Standing Ovations

Tell me if you can, why do audiences give a standing ovation at almost every performance of a play or musical?

I don’t know when I was taught what a standing ovation meant. I have always taken it to be a way to express thanks for a truly great experience in the theater. There are few times when I have felt that a performance warranted such appreciation and most times were for the shows put on by my high school’s drama troupe. Were they perfect? No, but that pool of young thespians was pretty darn talented and the directors put their heart and souls into every piece. It showed. The stories were clear, the songs sung sincerely and the back of the house worked hard at their jobs. All parts of a performance came together to make you feel that the last two, okay four, hours of your life were well spent. I can’t remember the last time I experienced the same satisfaction after watching a show, which conveniently brings me back to my point.
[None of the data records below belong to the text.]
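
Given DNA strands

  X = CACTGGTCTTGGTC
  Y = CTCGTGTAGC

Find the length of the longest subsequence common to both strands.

7

Let dp[i][j] be the LCS length of the first i bases of X and the first j bases of Y. dp[i][j] = dp[i-1][j-1]+1 when the i-th and j-th bases match, else max(dp[i-1][j], dp[i][j-1]).
    ·  C  T  C  G  T  G  T  A  G  C
 ·  0  0  0  0  0  0  0  0  0  0  0
 C  0  1  1  1  1  1  1  1  1  1  1
 A  0  1  1  1  1  1  1  1  2  2  2
 C  0  1  1  2  2  2  2  2  2  2  3
 T  0  1  2  2  2  3  3  3  3  3  3
 G  0  1  2  2  3  3  4  4  4  4  4
 G  0  1  2  2  3  3  4  4  4  5  5
 T  0  1  2  2  3  4  4  5  5  5  5
 C  0  1  2  3  3  4  4  5  5  5  6
 T  0  1  2  3  3  4  4  5  5  5  6
 T  0  1  2  3  3  4  4  5  5  5  6
 G  0  1  2  3  4  4  5  5  5  6  6
 G  0  1  2  3  4  4  5  5  5  6  6
 T  0  1  2  3  4  5  5  6  6  6  6
 C  0  1  2  3  4  5  5  6  6  6  7
dp[14][10] = 7. One LCS (by backtracking along matches): CCTGTGC.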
I’m not a critic of theater but I can recognize when that electric charge of connection between the players and the audience sets the hairs of your arm to tingling like someone waved a magnet over them. I’ve watched passable performances of Urinetown, Chess, The Drowsy Chaperone, and many others in recent years. For the most part, the direction was fine but uninspired, singers sang sufficiently but the action had little momentum. When done I’d applaud, scratch that show of my mental list of ones to watch, and reach for my jacket. At the same time, the rest of the audience inevitably swells up into an ovation, grating into my nerves in the process. I’d like to think that my sensibilities rile due to yet another example of how our society wants to praise everyone for merely existing rather than for excelling. Perhaps I’m just cynical and every performance should be extolled for merely concluding without glaring mishaps. To me, as the curtain falls, the performers and crew are merely people who have finished a job and unless I’ve felt that connection, they don’t warrant more than a few claps. But as I look around and see that I’m eye level with hundreds of booties yet again, I realize I must be alone in that opinion.